La narration selon laquelle les États-Unis pourraient entrer en récession fait son chemin. Depuis le début de l’année, le terme « récession » apparaît dans un nombre croissant d’articles de Bloomberg (graphique 1). Il est intéressant de noter que sur la même période, on a observé une hausse significative des rendements des bons du Trésor américain.

Récession

Ces deux évolutions sont sans doute liées, dans une large mesure, au ton plus restrictif de la Réserve fédérale américaine qui, non seulement, s’est engagée dans un cycle de hausses des taux, mais qui a aussi indiqué clairement son intention d’effectuer plusieurs relèvements de 50 points de base avant la fin de l’année. Sans surprise, cela a poussé à la hausse les rendements obligataires et nourri la crainte d’un risque de récession.

Ce phénomène transparaît aussi dans la dernière enquête trimestrielle de la Réserve fédérale de Philadelphie réalisée auprès de prévisionnistes professionnels. L’une des questions posées portait sur la probabilité d’une croissance négative en glissement trimestriel sur le trimestre en cours et les suivants[1]. Les graphiques 2 à 6 présentent l’évolution de ces probabilités au début du cycle de hausse des taux depuis 1994[2].
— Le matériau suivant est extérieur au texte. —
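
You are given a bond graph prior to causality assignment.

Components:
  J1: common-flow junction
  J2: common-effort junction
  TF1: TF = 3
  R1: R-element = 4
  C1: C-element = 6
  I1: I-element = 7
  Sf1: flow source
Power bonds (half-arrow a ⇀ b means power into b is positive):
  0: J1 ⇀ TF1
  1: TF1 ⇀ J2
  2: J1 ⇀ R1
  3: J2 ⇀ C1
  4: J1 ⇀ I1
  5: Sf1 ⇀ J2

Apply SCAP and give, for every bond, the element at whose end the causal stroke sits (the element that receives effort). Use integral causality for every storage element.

#0 |J1
#1 |TF1
#2 |J1
#3 |J2
#4 |I1
#5 |Sf1

#5 →Sf1  (source Sf1 imposes f)
#3 →J2  (C1 outputs effort q/C1)
#1 →TF1  (J2 effort already set via bond 3)
#0 →J1  (TF1: transformer flips bond 1)
#4 →I1  (I1 integral (f out))
#2 →J1  (J1 flow already set via bond 4)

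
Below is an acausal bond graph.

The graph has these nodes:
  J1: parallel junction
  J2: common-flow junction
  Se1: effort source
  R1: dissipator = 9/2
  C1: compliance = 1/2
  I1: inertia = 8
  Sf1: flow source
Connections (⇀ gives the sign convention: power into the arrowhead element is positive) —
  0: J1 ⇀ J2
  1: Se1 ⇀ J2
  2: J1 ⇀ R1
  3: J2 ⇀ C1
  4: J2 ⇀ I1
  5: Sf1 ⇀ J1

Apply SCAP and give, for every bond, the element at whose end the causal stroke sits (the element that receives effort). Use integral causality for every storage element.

b0 stroke→J2
b1 stroke→J2
b2 stroke→J1
b3 stroke→J2
b4 stroke→I1
b5 stroke→Sf1

β1 stroke→J2  (Se1: effort source, stroke at far end)
β5 stroke→Sf1  (source Sf1 imposes f)
β3 stroke→J2  (C1 integral (e out))
β4 stroke→I1  (prefer integral on I1)
β0 stroke→J2  (J2: bond 4 brought flow, rest push out)
β2 stroke→J1  (closing 0-jn rule on J1)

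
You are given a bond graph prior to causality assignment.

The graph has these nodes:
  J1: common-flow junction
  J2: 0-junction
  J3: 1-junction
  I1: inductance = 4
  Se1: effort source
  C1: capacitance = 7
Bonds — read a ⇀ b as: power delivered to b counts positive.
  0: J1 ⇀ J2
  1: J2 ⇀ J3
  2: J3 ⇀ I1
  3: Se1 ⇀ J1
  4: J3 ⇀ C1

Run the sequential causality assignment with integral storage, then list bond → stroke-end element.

#3 stroke at J1  (Se1 fixes effort; stroke away)
#0 stroke at J2  (J1: last free bond brings flow in)
#1 stroke at J3  (J2 effort already set via bond 0)
#2 stroke at I1  (I1 integral (f out))
#4 stroke at J3  (1-jn J3 has f-setter on 2)

#0 |J2
#1 |J3
#2 |I1
#3 |J1
#4 |J3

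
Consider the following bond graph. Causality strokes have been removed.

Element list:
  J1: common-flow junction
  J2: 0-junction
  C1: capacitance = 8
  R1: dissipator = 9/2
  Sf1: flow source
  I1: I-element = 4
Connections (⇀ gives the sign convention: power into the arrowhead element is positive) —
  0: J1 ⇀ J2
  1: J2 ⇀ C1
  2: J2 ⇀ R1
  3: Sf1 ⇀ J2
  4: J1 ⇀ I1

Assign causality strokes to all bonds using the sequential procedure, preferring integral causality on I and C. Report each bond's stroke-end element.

β3 stroke→Sf1  (source Sf1 imposes f)
β1 stroke→J2  (C1: C, integral causality)
β0 stroke→J1  (0-jn J2 has e-setter on 1)
β2 stroke→R1  (J2 effort already set via bond 1)
β4 stroke→I1  (J1: last free bond brings flow in)

bond 0 stroke→J1
bond 1 stroke→J2
bond 2 stroke→R1
bond 3 stroke→Sf1
bond 4 stroke→I1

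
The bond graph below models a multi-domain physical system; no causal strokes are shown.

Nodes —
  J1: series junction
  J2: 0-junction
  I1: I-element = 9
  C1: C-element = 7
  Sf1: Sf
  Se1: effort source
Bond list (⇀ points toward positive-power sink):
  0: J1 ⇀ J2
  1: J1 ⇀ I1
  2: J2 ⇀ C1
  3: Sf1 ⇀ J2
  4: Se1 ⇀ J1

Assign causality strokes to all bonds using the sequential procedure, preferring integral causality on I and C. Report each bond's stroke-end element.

b3 →Sf1  (Sf1: flow source, stroke at near end)
b4 →J1  (source Se1 imposes e)
b1 →I1  (prefer integral on I1)
b0 →J1  (J1: bond 1 brought flow, rest push out)
b2 →J2  (J2 needs exactly one e-in)

bond 0 →J1
bond 1 →I1
bond 2 →J2
bond 3 →Sf1
bond 4 →J1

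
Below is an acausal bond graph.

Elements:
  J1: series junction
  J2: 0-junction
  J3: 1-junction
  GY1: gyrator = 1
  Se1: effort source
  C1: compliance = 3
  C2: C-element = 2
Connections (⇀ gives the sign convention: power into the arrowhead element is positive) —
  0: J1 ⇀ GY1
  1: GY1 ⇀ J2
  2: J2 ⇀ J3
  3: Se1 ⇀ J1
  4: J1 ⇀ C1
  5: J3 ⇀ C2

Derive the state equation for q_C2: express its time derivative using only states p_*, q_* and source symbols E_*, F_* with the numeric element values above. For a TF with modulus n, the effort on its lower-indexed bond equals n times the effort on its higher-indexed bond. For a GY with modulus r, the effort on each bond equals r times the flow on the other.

#3 |J1  (source Se1 imposes e)
#4 |J1  (C1 outputs effort q/C1)
#0 |GY1  (only one flow-in slot at J1)
#1 |GY1  (GY1: gyrator matches bond 0)
#2 |J2  (J2 needs exactly one e-in)
#5 |J3  (J3 flow already set via bond 2)

dq_C2/dt = E_Se1 - q_C1/3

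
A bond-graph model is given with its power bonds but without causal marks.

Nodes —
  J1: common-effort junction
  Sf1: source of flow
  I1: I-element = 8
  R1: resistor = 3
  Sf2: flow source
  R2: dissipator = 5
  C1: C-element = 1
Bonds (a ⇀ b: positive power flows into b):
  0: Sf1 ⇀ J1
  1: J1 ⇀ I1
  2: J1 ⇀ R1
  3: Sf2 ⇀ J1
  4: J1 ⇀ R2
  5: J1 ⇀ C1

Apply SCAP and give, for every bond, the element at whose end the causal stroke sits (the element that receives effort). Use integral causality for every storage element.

bond 0 stroke→Sf1  (Sf1: flow source, stroke at near end)
bond 3 stroke→Sf2  (Sf2: flow source, stroke at near end)
bond 1 stroke→I1  (prefer integral on I1)
bond 5 stroke→J1  (C1 outputs effort q/C1)
bond 2 stroke→R1  (common-e at J1 fixed by 5)
bond 4 stroke→R2  (J1 effort already set via bond 5)

#0 →Sf1
#1 →I1
#2 →R1
#3 →Sf2
#4 →R2
#5 →J1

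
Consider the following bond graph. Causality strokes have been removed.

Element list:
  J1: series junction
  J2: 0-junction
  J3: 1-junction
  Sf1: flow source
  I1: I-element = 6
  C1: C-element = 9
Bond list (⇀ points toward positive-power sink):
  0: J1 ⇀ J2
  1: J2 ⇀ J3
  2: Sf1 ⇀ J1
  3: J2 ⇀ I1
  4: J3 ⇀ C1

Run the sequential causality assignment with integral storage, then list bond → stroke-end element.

#2 →Sf1  (Sf1 fixes flow; stroke at Sf1)
#0 →J1  (common-f at J1 fixed by 2)
#3 →I1  (prefer integral on I1)
#1 →J2  (J2: last free bond brings effort in)
#4 →J3  (common-f at J3 fixed by 1)

bond 0 |J1
bond 1 |J2
bond 2 |Sf1
bond 3 |I1
bond 4 |J3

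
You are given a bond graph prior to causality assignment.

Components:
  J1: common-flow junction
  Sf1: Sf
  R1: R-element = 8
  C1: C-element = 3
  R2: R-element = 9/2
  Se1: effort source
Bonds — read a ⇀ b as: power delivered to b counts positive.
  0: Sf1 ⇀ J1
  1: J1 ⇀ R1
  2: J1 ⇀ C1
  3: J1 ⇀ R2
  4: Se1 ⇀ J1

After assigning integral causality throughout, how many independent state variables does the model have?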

En règle générale, la probabilité d’une récession augmente à mesure que l’horizon de projection s’allonge et que le cycle de resserrement avance. En outre, le risque d’une récession à brève échéance est plus élevé lorsque les taux ont déjà été relevés plus d’une fois. Dans ce contexte, on ne peut qu’être frappé par les évolutions récentes. Les probabilités de récession sur l’horizon de projection se sont accrues et, concernant la dernière observation de l’enquête publiée en mai, elles sont très supérieures aux niveaux observés par le passé à ce stade du cycle de resserrement[3].
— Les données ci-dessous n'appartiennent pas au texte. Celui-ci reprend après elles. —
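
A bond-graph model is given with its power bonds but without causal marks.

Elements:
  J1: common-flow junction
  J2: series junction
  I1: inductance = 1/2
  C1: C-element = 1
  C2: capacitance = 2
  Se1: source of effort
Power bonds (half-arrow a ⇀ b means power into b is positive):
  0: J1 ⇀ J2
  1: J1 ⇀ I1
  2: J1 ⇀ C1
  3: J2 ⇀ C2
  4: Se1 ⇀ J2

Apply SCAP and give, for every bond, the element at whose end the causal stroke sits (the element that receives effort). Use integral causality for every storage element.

β4 stroke→J2  (Se1 (Se) sets effort on bond)
β1 stroke→I1  (I1 outputs flow p/I1)
β0 stroke→J1  (J1: bond 1 brought flow, rest push out)
β2 stroke→J1  (1-jn J1 has f-setter on 1)
β3 stroke→J2  (J2 flow already set via bond 0)

β0 →J1
β1 →I1
β2 →J1
β3 →J2
β4 →J2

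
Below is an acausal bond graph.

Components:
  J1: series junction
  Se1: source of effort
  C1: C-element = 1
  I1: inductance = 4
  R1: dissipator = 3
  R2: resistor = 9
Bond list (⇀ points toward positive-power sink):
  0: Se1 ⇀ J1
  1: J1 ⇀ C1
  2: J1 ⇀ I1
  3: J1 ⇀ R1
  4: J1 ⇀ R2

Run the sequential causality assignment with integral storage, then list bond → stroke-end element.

bond 0 stroke at J1
bond 1 stroke at J1
bond 2 stroke at I1
bond 3 stroke at J1
bond 4 stroke at J1

b0 stroke→J1  (source Se1 imposes e)
b1 stroke→J1  (prefer integral on C1)
b2 stroke→I1  (I1 outputs flow p/I1)
b3 stroke→J1  (J1: bond 2 brought flow, rest push out)
b4 stroke→J1  (common-f at J1 fixed by 2)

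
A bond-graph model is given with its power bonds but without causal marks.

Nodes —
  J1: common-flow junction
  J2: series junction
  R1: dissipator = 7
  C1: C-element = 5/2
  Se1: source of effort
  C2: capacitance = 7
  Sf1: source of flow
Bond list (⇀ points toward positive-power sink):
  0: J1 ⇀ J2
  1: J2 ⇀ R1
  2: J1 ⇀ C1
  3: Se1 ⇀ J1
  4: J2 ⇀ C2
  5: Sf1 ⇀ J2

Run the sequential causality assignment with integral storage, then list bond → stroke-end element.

#0 |J2
#1 |J2
#2 |J1
#3 |J1
#4 |J2
#5 |Sf1

bond 3 stroke at J1  (Se1: effort source, stroke at far end)
bond 5 stroke at Sf1  (Sf1 (Sf) sets flow on bond)
bond 0 stroke at J2  (J2: bond 5 brought flow, rest push out)
bond 1 stroke at J2  (J2 flow already set via bond 5)
bond 4 stroke at J2  (1-jn J2 has f-setter on 5)
bond 2 stroke at J1  (J1: bond 0 brought flow, rest push out)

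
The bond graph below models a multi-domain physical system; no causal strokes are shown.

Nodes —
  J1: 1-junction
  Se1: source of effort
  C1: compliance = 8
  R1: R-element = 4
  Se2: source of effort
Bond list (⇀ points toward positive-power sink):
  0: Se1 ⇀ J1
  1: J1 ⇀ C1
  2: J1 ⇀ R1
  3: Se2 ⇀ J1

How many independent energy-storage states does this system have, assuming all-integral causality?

#0 |J1  (Se1 fixes effort; stroke away)
#3 |J1  (Se2 fixes effort; stroke away)
#1 |J1  (prefer integral on C1)
#2 |R1  (closing 1-jn rule on J1)

1  (C1 all integral)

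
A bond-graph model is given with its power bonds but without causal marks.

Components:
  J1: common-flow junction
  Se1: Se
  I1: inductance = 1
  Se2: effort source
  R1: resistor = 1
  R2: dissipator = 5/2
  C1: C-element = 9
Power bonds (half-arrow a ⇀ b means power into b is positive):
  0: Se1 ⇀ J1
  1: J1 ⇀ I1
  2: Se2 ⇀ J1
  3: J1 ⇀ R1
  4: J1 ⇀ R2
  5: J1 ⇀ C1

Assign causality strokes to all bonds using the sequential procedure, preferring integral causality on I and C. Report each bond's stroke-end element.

bond 0 |J1
bond 1 |I1
bond 2 |J1
bond 3 |J1
bond 4 |J1
bond 5 |J1

b0 |J1  (Se1 (Se) sets effort on bond)
b2 |J1  (Se2 fixes effort; stroke away)
b1 |I1  (I1 integral (f out))
b3 |J1  (1-jn J1 has f-setter on 1)
b4 |J1  (1-jn J1 has f-setter on 1)
b5 |J1  (common-f at J1 fixed by 1)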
Cette situation traduit sans doute la conjonction de deux facteurs : d’une part, la conviction des intervenants du marché que les « atterrissages en douceur » sont un exercice difficile : au cours des décennies récentes, les cycles de resserrement ont le plus souvent été suivis d’une récession.[4] Cela n’implique pas que la contraction de l’activité soit uniquement attribuable à la hausse des taux d’intérêt officiels, néanmoins celle-ci a certainement joué un rôle. D’autre part, dans la situation actuelle, l’inflation est exceptionnellement forte, ce qui justifie des hausses des taux beaucoup plus radicales pour la juguler. Cette situation rend plus périlleux encore l’exercice d’équilibriste de la Réserve fédérale, et alimente les inquiétudes croissantes sur le risque de récession.

Probabilité de récession

 

 

[1] Dans les graphiques 2-6, celles-ci sont respectivement appelées RECESS1 et RECESS2 à RECESS5.
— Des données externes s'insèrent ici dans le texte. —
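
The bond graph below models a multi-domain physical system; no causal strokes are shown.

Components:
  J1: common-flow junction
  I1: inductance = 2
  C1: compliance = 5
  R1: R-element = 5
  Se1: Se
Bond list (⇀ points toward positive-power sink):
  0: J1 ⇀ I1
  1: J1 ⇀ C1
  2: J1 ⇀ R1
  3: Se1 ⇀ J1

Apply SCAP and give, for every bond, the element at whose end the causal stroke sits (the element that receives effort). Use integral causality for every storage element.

β3 stroke at J1  (Se1: effort source, stroke at far end)
β0 stroke at I1  (I1 integral (f out))
β1 stroke at J1  (J1: bond 0 brought flow, rest push out)
β2 stroke at J1  (J1: bond 0 brought flow, rest push out)

b0 stroke at I1
b1 stroke at J1
b2 stroke at J1
b3 stroke at J1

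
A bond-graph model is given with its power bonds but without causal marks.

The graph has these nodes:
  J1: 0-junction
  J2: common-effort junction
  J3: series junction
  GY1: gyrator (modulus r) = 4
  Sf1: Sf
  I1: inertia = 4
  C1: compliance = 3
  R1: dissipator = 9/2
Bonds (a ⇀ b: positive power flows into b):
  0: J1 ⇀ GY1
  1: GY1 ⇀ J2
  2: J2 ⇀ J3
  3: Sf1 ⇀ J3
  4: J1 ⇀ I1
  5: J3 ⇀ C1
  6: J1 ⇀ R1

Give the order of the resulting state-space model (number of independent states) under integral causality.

bond 3 stroke→Sf1  (source Sf1 imposes f)
bond 2 stroke→J3  (J3: bond 3 brought flow, rest push out)
bond 5 stroke→J3  (J3: bond 3 brought flow, rest push out)
bond 1 stroke→J2  (only one effort-in slot at J2)
bond 0 stroke→J1  (through GY1, causality inverts; strokes same side of GY1)
bond 4 stroke→I1  (J1 effort already set via bond 0)
bond 6 stroke→R1  (J1: bond 0 brought effort, rest push out)

2  (C1, I1 all integral)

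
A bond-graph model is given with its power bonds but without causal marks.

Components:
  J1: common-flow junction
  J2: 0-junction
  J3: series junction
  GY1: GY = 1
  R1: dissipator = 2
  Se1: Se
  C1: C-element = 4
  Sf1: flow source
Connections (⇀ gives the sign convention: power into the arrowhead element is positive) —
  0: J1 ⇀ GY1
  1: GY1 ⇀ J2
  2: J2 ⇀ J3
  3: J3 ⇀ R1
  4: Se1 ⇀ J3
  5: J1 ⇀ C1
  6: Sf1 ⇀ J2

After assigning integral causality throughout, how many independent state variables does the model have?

β4 stroke at J3  (Se1: effort source, stroke at far end)
β6 stroke at Sf1  (Sf1 fixes flow; stroke at Sf1)
β5 stroke at J1  (C1 integral (e out))
β0 stroke at GY1  (only one flow-in slot at J1)
β1 stroke at GY1  (GY1: gyrator matches bond 0)
β2 stroke at J2  (J2: last free bond brings effort in)
β3 stroke at J3  (J3: bond 2 brought flow, rest push out)

1  (C1 all integral)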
[2] Les graphiques ne représentent pas l’intégralité du cycle dans la mesure où l’objet du présent texte est de comparer le début du cycle actuel avec les cycles précédents.

[3] Le cycle de 1999 était assorti de probabilités de récession élevées pour certains horizons tandis que dans la situation actuelle, l’intégralité de la courbe de probabilité est à un niveau élevé.

[4] Hormis le cycle de 1994-95 qui constitue une exception.